Thursday, January 19, 2006

Benedetti e uma reflexão sobre as artes

Pede-se a um leitor de conhecimento razoável que liste nomes de autores em Língua Espanhola. Começará pelo básico: Miguel de Cervantes, Jorge Luís Borges, Pablo Neruda, Isabel Allende. Se for um pouco mais curioso, falará em Mario Vargas-Llosa, em Julio Cortázar, em Federico García Lorca. Bastante interessado em Literatura e no idioma, lembrará ainda Octavio Paz, Carlos Fuentes, Manuel Montalbán Vasquez, Gabriela Mistral, Manuel Rivas, Manuel Puig. Não importa que não os tenha lido todos, é suficiente o teste de inconsciente coletivo: a possibilidade de alguém citar (ou sequer conhecer) Mario Orlando Hamlet Hardy Brenno Benedetti é tão grande quanto a possibilidade de os britânicos passarem a repudiar William Shakespeare ou de os norte-americanos deixarem de lado sua quase inexplicável paixão por Fitzgerald.
É uma omissão e tanto. Partindo do tema comum aos escritores ibero-americanos, as ditaduras militares, Benedetti consegue fugir às histórias demasiado políticas, técnicas, no que me acostumei chamar "Literatura de Externas". "De externas" porque nunca se sabe o que passa de fato entre os personagens, visto que tão ocupados estão em organizar golpes, angariar poder, calar subversivos. Fala de tudo isso, é verdade, mas gosta de fazer interferirem em suas histórias mães, pais, esposas de corpos quentes, jornalistas responsáveis por horóscopos de periódicos locais. Gosta de dizer, em suas entrevistas, ter a certeza de que poema algum trará a revolução, e por isto se saber defensor de utopias. É a forma modesta que encontra para esquivar-se da beleza incontestável (e da força, por que não?) de sua poesia e de sua prosa.
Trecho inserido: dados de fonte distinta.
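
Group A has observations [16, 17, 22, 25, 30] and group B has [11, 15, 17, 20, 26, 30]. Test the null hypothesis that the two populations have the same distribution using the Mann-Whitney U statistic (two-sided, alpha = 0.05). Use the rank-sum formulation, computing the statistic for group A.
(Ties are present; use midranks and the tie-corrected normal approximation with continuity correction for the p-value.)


Step 1: Combine and sort all 11 observations; assign midranks.
sorted (value, group): (11,Y), (15,Y), (16,X), (17,X), (17,Y), (20,Y), (22,X), (25,X), (26,Y), (30,X), (30,Y)
ranks: 11->1, 15->2, 16->3, 17->4.5, 17->4.5, 20->6, 22->7, 25->8, 26->9, 30->10.5, 30->10.5
Step 2: Rank sum for X: R1 = 3 + 4.5 + 7 + 8 + 10.5 = 33.
Step 3: U_X = R1 - n1(n1+1)/2 = 33 - 5*6/2 = 33 - 15 = 18.
       U_Y = n1*n2 - U_X = 30 - 18 = 12.
Step 4: Ties are present, so use the tie-corrected normal approximation (with continuity correction) for the p-value.
Step 5: p-value = 0.646576; compare to alpha = 0.05. fail to reject H0.

U_X = 18, p = 0.646576, fail to reject H0 at alpha = 0.05.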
O vício das muitas gerações do século XX, a política, acaba por criar desses fenômenos. Um homem pensa que nada faz pelo mundo até o momento de chegar ao poder ou pegar em armas ou formar uma sociedade alternativa (às vezes tão hipócrita quanto aquela original). Mas as artes são campos, sete campos - talvez oito, pois algum dia nos convencem de vez que futebol também é arte. São revoluções fechadas, e por isso possivelmente as mais verdadeiras. São íntimas. Até mesmo o dadaísmo é íntimo, como tudo para que falta uma descrição. A política, salvo as discussões que nela criamos, é simples, pode ser traçada em fatos. Em 1968, o General Costa e Silva decretou o AI-5. Em 1989, Fernando Collor de Mello foi eleito presidente do Brasil. Em 2005, o "mensalão" tornou-se sinônimo de mais uma decepção política brasileira. Se há alguma graça na política, é porque a transformamos em arte. Nos discursos, floreados, empostados, breves: o teatro. Nas campanhas ou nos manifestos: a música. Nas lutas de rua, na boca-de-urna: a dança. O presidente coloca a faixa, o povo se veste de negro, uma revolução no Irã: o cinema. A análise do discurso, a persuasão: literatura. Militares contra civis: escultura. Uma vitória de Napoleão: pintura. As artes são a expressão (positiva ou negativa) da emoção.
Afora isso, têm um significado histórico gigantesco. Os desenhos dos egípcios desnudam parte do mistério a respeito de vidas cotidianas datadas de mais de dois milênios. A Bíblia, dispensada a discussão sobre seu teor religioso, é um livro de grandes e de pequenas histórias contadas com palavras escolhidas a dedo. Um álbum de uma branca com voz de negra, Janis Joplin, é o suficiente para nos remeter a um tempo de luta por uma real democracia racial nos Estados Unidos. Por alguma razão, se a política dificilmente se altera, e se os termos permanecem os mesmos, são as artes as únicas a refletir de modo cru e claro os pensamentos de uma sociedade (rica, pobre, sexista, democrática ou racista). Assim, a alma latino-americana presente nos livros de Mario Benedetti pode não ser a borboleta a desencadear um terremoto em outro ponto do globo, mas cria pequenos tremores de prazer e de esperança em quem com ela tem contato.